Saat Kulesi, Türkiye’de Oryantalist üslubun en önemli örneklerinden biridir. II. Abdülhamit’in saltanatta geçirdiği her bir yılı sembolize edecek şekilde 20 metre yüksekliğinde inşa edilmiştir. Kulede kullanılan yirmisi vişne, yirmisi yeşil renkte mermerlerin Marsilya’dan getirildiği bilinmektedir. Gövdenin dört bir yönünde at nalı kemerli, nişli küçük pencereler bulunmaktadır. Bunların üzerinde ise doğu ve batı yönlerinde küçük birer Osmanlı arması, kuzey ve güney yönlerinde de Sultan II. Abdülhamit’in tuğraları kabartma olarak yerleştirilmiştir. Cumhuriyetin ilanından sonra çıkarılan kanun nedeniyle tuğra ve armalar kaldırılarak yerlerine ay yıldız kabartmaları koyulmuştur. Saat Kulesi’nin dört tarafına üstleri birer kubbeyle örtülü baldakenli dört şadırvan yerleştirilmiştir. Baldakenlerin alt kısmında dikdörtgen biçimli ve ortalarında fıskiye bulunan birer havuz yer almaktdır.
Kulede, Alman İmparatoru II. Wilhelm tarafından armağan edildiği söylenen dört adet saat görülmektedir. 22 adet dişli çarktan oluşan saatin bazı parçaları üzerinde 1901 tarihi bulunup saat, her biri beşer kilogramdan fazla ve çelik halatlarla bağlı iki ağırlığın haftada bir yukarı çekilmesinin sağladığı güç ile çalışmaktadır. Saatlerin bulunduğu bölüme ulaşım, zemin kattaki odadan başlayarak yükselen bir merdivenle sağlanmaktadır. Kulenin çanının bulunduğu dördüncü katın üzerini hilal alemli metal bir kubbe örtmektedir.
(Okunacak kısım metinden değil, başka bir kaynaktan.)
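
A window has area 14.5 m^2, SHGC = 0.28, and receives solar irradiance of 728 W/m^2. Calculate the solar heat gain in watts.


Solar heat gain: Q = Area * SHGC * Irradiance
  Q = 14.5 * 0.28 * 728 = 2955.7 W

2955.7 W


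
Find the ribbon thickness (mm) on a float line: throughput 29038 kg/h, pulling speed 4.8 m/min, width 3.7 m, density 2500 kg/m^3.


Ribbon cross-section from mass balance:
  Volume rate = throughput / density = 29038 / 2500 = 11.6152 m^3/h
  thickness = volume rate / (speed * 60 * width), i.e.
  thickness = throughput / (60 * speed * width * density) * 1000
  thickness = 29038 / (60 * 4.8 * 3.7 * 2500) * 1000 = 10.9 mm

10.9 mm


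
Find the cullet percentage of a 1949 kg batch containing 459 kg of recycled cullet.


Cullet ratio = (cullet mass / total batch mass) * 100
  Ratio = 459 / 1949 * 100 = 23.55%

23.55%


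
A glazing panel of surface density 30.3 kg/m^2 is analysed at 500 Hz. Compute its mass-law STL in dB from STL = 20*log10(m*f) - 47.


Mass law: STL = 20 * log10(m * f) - 47
  m * f = 30.3 * 500 = 15150
  log10(15150) = 4.18041
  STL = 20 * 4.18041 - 47 = 83.6082 - 47 = 36.6 dB

36.6 dB


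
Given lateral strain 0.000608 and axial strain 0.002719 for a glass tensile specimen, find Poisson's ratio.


Poisson's ratio: nu = lateral strain / axial strain
  nu = 0.000608 / 0.002719 = 0.2236

0.2236


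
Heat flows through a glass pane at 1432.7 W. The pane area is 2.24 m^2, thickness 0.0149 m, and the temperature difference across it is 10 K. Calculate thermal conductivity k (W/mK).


Fourier's law rearranged: k = Q * t / (A * dT)
  Numerator = 1432.7 * 0.0149 = 21.34723
  Denominator = 2.24 * 10 = 22.4
  k = 21.34723 / 22.4 = 0.953 W/mK

0.953 W/mK


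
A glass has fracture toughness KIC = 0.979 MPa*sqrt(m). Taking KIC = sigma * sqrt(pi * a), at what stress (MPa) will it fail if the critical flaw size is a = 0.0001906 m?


Rearrange KIC = sigma * sqrt(pi * a):
  sigma = KIC / sqrt(pi * a)
  sqrt(pi * 0.0001906) = 0.02447
  sigma = 0.979 / 0.02447 = 40.01 MPa

40.01 MPa


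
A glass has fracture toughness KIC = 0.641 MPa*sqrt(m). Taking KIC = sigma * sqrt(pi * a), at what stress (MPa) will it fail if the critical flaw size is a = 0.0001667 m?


Rearrange KIC = sigma * sqrt(pi * a):
  sigma = KIC / sqrt(pi * a)
  sqrt(pi * 0.0001667) = 0.022885
  sigma = 0.641 / 0.022885 = 28.01 MPa

28.01 MPa


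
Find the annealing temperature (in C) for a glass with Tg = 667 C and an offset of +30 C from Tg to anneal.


The annealing temperature is Tg plus the offset:
  T_anneal = 667 + 30 = 697 C

697 C


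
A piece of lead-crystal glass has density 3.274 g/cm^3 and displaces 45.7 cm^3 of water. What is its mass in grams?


Rearrange rho = m / V:
  m = rho * V
  m = 3.274 * 45.7 = 149.622 g

149.622 g


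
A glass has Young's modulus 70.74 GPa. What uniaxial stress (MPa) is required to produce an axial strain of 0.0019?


Rearrange E = sigma / epsilon:
  sigma = E * epsilon
  E (MPa) = 70.74 * 1000 = 70740
  sigma = 70740 * 0.0019 = 134.41 MPa

134.41 MPa


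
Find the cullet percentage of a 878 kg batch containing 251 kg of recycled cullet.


Cullet ratio = (cullet mass / total batch mass) * 100
  Ratio = 251 / 878 * 100 = 28.59%

28.59%


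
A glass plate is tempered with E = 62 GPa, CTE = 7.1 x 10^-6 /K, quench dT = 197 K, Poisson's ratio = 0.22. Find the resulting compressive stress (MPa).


Tempering stress: sigma = E * alpha * dT / (1 - nu)
  E (MPa) = 62 * 1000 = 62000
  Numerator = 62000 * (7.1 x 10^-6) * 197 = 86.7194
  Denominator = 1 - 0.22 = 0.78
  sigma = 86.7194 / 0.78 = 111.2 MPa

111.2 MPa


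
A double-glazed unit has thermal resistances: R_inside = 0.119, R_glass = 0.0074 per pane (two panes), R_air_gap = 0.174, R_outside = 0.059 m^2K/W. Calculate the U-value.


Total thermal resistance (series):
  R_total = R_in + R_glass + R_air + R_glass + R_out
  R_total = 0.119 + 0.0074 + 0.174 + 0.0074 + 0.059 = 0.3668 m^2K/W
U-value = 1 / R_total = 1 / 0.3668 = 2.726 W/m^2K

2.726 W/m^2K


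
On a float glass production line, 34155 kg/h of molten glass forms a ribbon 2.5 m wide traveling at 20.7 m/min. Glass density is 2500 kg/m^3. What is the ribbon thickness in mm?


Ribbon cross-section from mass balance:
  Volume rate = throughput / density = 34155 / 2500 = 13.662 m^3/h
  thickness = volume rate / (speed * 60 * width), i.e.
  thickness = throughput / (60 * speed * width * density) * 1000
  thickness = 34155 / (60 * 20.7 * 2.5 * 2500) * 1000 = 4.4 mm

4.4 mm


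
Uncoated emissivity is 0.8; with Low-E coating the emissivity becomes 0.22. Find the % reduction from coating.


Percentage reduction = (1 - coated/uncoated) * 100
  Ratio = 0.22 / 0.8 = 0.275
  Reduction = (1 - 0.275) * 100 = 72.5%

72.5%


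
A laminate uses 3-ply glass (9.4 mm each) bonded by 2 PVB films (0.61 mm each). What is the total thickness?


Total thickness = glass contribution + PVB contribution
  Glass: 3 * 9.4 = 28.2 mm
  PVB: 2 * 0.61 = 1.22 mm
  Total = 28.2 + 1.22 = 29.42 mm

29.42 mm


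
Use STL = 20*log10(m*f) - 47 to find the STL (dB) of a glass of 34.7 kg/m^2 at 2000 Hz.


Mass law: STL = 20 * log10(m * f) - 47
  m * f = 34.7 * 2000 = 69400
  log10(69400) = 4.84136
  STL = 20 * 4.84136 - 47 = 96.8272 - 47 = 49.8 dB

49.8 dB


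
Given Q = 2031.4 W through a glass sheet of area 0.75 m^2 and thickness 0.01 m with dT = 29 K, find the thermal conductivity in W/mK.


Fourier's law rearranged: k = Q * t / (A * dT)
  Numerator = 2031.4 * 0.01 = 20.314
  Denominator = 0.75 * 29 = 21.75
  k = 20.314 / 21.75 = 0.934 W/mK

0.934 W/mK


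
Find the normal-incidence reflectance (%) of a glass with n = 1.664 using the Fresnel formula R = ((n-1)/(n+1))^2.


Fresnel reflectance at normal incidence:
  R = ((n - 1)/(n + 1))^2
  (n - 1)/(n + 1) = (1.664 - 1)/(1.664 + 1) = 0.249249
  R = 0.249249^2 = 0.0621251
  R(%) = 0.0621251 * 100 = 6.213%

6.213%


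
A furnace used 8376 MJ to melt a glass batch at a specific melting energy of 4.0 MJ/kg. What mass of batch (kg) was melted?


Rearrange E = m * s for m:
  m = E / s
  m = 8376 / 4.0 = 2094.0 kg

2094.0 kg


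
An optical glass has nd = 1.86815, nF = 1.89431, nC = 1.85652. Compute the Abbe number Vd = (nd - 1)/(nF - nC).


Abbe number formula: Vd = (nd - 1) / (nF - nC)
  nd - 1 = 1.86815 - 1 = 0.86815
  nF - nC = 1.89431 - 1.85652 = 0.03779
  Vd = 0.86815 / 0.03779 = 22.97

22.97


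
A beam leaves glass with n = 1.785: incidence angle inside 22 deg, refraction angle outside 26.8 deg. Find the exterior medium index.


Apply Snell's law: n1 * sin(theta1) = n2 * sin(theta2)
  n2 = n1 * sin(theta1) / sin(theta2)
  sin(22) = 0.374607
  sin(26.8) = 0.450878
  n2 = 1.785 * 0.374607 / 0.450878 = 1.483

1.483


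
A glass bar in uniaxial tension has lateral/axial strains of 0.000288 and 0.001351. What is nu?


Poisson's ratio: nu = lateral strain / axial strain
  nu = 0.000288 / 0.001351 = 0.2132

0.2132


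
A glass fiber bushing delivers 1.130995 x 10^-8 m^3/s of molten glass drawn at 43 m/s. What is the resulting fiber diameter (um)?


Cross-sectional area from continuity:
  A = Q / v = 1.130995 x 10^-8 / 43 = 2.630221 x 10^-10 m^2
Diameter from circular cross-section:
  d = sqrt(4A / pi) * 10^6 (m -> um)
  d = sqrt(4 * 2.630221 x 10^-10 / pi) * 10^6 = 18.3 um

18.3 um


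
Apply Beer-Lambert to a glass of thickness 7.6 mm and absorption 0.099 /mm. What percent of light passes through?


Beer-Lambert law: T = exp(-alpha * thickness)
  exponent = -0.099 * 7.6 = -0.7524
  T = exp(-0.7524) = 0.4712
  Percentage = 0.4712 * 100 = 47.12%

47.12%


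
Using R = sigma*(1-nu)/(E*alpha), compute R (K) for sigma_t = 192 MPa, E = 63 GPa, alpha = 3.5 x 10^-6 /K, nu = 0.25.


Thermal shock resistance: R = sigma * (1 - nu) / (E * alpha)
  Numerator = 192 * (1 - 0.25) = 144.0
  Denominator = 63 * 1000 * (3.5 x 10^-6) = 0.2205
  R = 144.0 / 0.2205 = 653.1 K

653.1 K


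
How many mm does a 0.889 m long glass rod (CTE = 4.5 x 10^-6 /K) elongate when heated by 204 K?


Thermal expansion formula: dL = alpha * L0 * dT
  dL = (4.5 x 10^-6) * 0.889 * 204 = 0.0008161 m
Convert to mm: 0.0008161 * 1000 = 0.8161 mm

0.8161 mm


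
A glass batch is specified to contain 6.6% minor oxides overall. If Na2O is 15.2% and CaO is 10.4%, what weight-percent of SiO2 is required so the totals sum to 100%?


Known pieces sum to 100%:
  SiO2 = 100 - (others + Na2O + CaO)
  SiO2 = 100 - (6.6 + 15.2 + 10.4) = 67.8%

67.8%


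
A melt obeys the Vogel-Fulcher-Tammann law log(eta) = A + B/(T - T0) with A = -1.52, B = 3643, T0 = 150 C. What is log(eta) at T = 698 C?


VFT equation: log(eta) = A + B / (T - T0)
  T - T0 = 698 - 150 = 548
  B / (T - T0) = 3643 / 548 = 6.648
  log(eta) = -1.52 + 6.648 = 5.128

5.128


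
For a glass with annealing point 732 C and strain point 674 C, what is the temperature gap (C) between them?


Gap = T_anneal - T_strain:
  gap = 732 - 674 = 58 C

58 C


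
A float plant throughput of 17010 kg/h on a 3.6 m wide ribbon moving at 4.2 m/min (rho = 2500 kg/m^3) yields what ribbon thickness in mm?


Ribbon cross-section from mass balance:
  Volume rate = throughput / density = 17010 / 2500 = 6.804 m^3/h
  thickness = volume rate / (speed * 60 * width), i.e.
  thickness = throughput / (60 * speed * width * density) * 1000
  thickness = 17010 / (60 * 4.2 * 3.6 * 2500) * 1000 = 7.5 mm

7.5 mm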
Som gümüşten, doksan santimetre yüksekliğinde yapılan kulenin maketi, aslı yapılmadan önce Yıldız Sarayı’nda Sultan’a sunulmuştur. Maket, günümüzde Topkapı Sarayı’nda korunmaktadır.
Bir rivayete göre II. Meşrutiyet’in ilanını izleyen günlerde, istibdat rejimini hatırlattığı için saat kulesinin yıkılmak istendiği söylenmektedir. Kulenin kubbesini taşıyan son kat 1928 ve 1970 yıllarında meydana gelen depremlerde yıkılmış ve sonrasında onarılmıştır.
Yapıldığı günden beri İzmir tarihinin pek çok önemli olayına tanıklık etmiş olan Saat Kulesi, İzmir denildiğinde ilk akla gelen yapılardan biri olma özelliğini hala korumaktadır.